What It’s Like to Travel Abroad in the Age of Trump
“What do you think about the outcome of the election?”
It seems like all anyone can talk about these days is the presidency of Donald J. Trump. Maybe it will make you feel better—or maybe worse—to know it’s not just the U.S. with a Trump obsession.
People who have traveled internationally say that residents of everywhere from Bali to Japan want to talk about America’s new president. And many of them have a question that might sound familiar: “What happened?”
Dan Suski, an experienced traveler who founded Seatlink.com, was in Sri Lanka in early January.
“I was amazed the number of Sri Lankan people who both asked what we thought about Donald Trump and wanted to share their opinions,” he told Travel + Leisure. “It was a topic of discussion almost every time our nationality came up in conversation. Many remarked that they hadn't met a single American who voted for Trump, so they couldn't understand how he won the election.”
Suski said he was never treated badly after people found out he was American.
”One guest house owner even gave our group a round of free beers because he said he felt bad about our new president,” he said.
Sadness seemed to be a common reaction among foreigners when greeting Americans post-election.
“I was in an Uber in Bali and my Balinese driver asked, ‘Why does Trump hate Muslims? That's not right. I'm Hindu, but can't imagine traveling to America right now.’ Broke my heart,” she said.
She said when people first hear she’s American, they give her raised eyebrows, until she clarifies she’s from California.
“Then there's a head nod of understanding,” she said. “A lot of friends and family said, very seriously, I should say I'm from Canada while traveling this year.”
Katharine Phillips also found while traveling to Iceland that once people learned she was American, they needed to check on her political leanings.
She was in the Toronto airport and shared a table with a local, who looked her square in the eye and asked how she felt about her new president.
“I could tell it was a test,” she said. “I'm not going to get political but I could physically see him relax from my response. Passed the test. As we talked more I could tell that there was a lot of concern over the current state of affairs.
“‘You guys set a lot of the tone, you know,’” he told her. She said she nodded solemnly in response.
Peggy Goldman, president of Friendly Planet Travel, found herself fielding a lot of questions when she traveled to South Africa.

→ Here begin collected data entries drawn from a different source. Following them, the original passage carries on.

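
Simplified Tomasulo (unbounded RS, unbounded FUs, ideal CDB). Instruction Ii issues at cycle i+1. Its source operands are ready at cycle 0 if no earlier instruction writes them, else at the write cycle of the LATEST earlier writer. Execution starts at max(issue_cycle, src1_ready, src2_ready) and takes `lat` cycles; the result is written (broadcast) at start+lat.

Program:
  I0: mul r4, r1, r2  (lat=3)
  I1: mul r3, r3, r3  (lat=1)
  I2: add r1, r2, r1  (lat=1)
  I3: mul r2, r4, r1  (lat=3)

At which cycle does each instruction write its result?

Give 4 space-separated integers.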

“I was honestly very surprised about the degree to which knowledge of Trump and the controversies surrounding him had penetrated into the local communities,” she said. “We had a driver who had moved to Johannesburg from a remote village in the Eastern Cape to find work and support his family, who still lives there. This man had very little education and was marginally literate. Yet, when I told him I was from the USA, he laughed heartily and said Americans were really funny in their choices.”
Travel blogger Juliana Dever was in Canada before the election and also found herself answering questions.

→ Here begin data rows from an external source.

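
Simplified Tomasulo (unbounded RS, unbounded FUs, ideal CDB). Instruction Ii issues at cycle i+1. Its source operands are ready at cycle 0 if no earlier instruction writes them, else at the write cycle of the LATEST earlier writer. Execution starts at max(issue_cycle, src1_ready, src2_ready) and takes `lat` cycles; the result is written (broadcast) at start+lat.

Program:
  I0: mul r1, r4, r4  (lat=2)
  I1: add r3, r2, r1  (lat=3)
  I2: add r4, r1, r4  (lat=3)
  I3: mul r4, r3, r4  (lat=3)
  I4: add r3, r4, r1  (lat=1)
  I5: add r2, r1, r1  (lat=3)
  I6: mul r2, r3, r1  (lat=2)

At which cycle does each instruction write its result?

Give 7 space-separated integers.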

“Every Canadian led with questions about why (Trump) was even in the running and were genuinely baffled that he was being considered as our president,” she said. “Frequently the conversation would start with, ‘What about this Donald Trump character, eh?’ and continue from there moving from discussions about nativism, inflamed racism and a concern for his temperament and tweeting habits.”

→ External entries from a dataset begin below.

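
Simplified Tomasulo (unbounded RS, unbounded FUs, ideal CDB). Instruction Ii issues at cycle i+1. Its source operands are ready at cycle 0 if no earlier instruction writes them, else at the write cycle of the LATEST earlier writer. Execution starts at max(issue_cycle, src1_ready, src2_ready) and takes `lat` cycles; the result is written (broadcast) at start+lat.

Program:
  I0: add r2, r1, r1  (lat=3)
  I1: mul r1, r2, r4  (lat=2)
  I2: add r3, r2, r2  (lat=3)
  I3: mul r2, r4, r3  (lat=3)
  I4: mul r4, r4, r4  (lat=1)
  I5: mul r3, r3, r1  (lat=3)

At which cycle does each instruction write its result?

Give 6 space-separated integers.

Answer: 4 6 7 10 6 10

Derivation:
I0 add r2: issue@1 deps=(None,None) exec_start@1 write@4
I1 mul r1: issue@2 deps=(0,None) exec_start@4 write@6
I2 add r3: issue@3 deps=(0,0) exec_start@4 write@7
I3 mul r2: issue@4 deps=(None,2) exec_start@7 write@10
I4 mul r4: issue@5 deps=(None,None) exec_start@5 write@6
I5 mul r3: issue@6 deps=(2,1) exec_start@7 write@10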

Dever also traveled to Jordan after the election, where locals had more serious concerns.
“Daily I would speak with people who would read the headlines and come to me with questions,” she said. “I was asked why there was such focus put on the size of the inauguration crowd, what I thought about Trump and Putin being in a partnership, and did Americans really hate Muslims this much.”
Nerissa Marbury has been traveling throughout Europe and South America, and said most of the people she met were against Trump.
“However I did meet two older gentlemen while in Belgrade, Serbia who were pro-Trump,” she said. “They felt a woman wouldn’t be able to run America as well as a man.”
But, she said, she never felt treated differently because she is American.
“In some countries—Spain, or Colombia for example—having Trump as the U.S. president makes the person more empathetic to me,” she said. “I’ve heard more than once how locals in the country I am visiting can completely understand, relate to, or empathize with having a country or governmental leader who is an embarrassment.”
But Barbara Ann Weibel, a travel writer and photographer, said she worries she is being linked with her new president’s reputation.
“In the past, I always found that people were able make the distinction between American citizens and the policies of our government,” she said. “Lately, however, I'm beginning to sense an animosity that goes deeper than the government. When people learn I'm an American, there is an immediate rolling of the eyes, which in every case so far has been followed by denigrating comments about our current president. I'm ashamed and embarrassed by the image we are creating around the world, and frankly, it's making travel a bit more difficult for me these days.”
The reactions internationally are so frequent that some travelers said they grew tired of talking about Trump. Peggy Goldman, the president of Friendly Planet Travel, said she met some Australians while traveling and within a few minutes, the subject of Trump came up.
“‘What do you think about the outcome of the election?’ one of them asked.
“Not much,” Goldman’s travel companion replied.
“We don’t think much of it either,” the Aussie replied.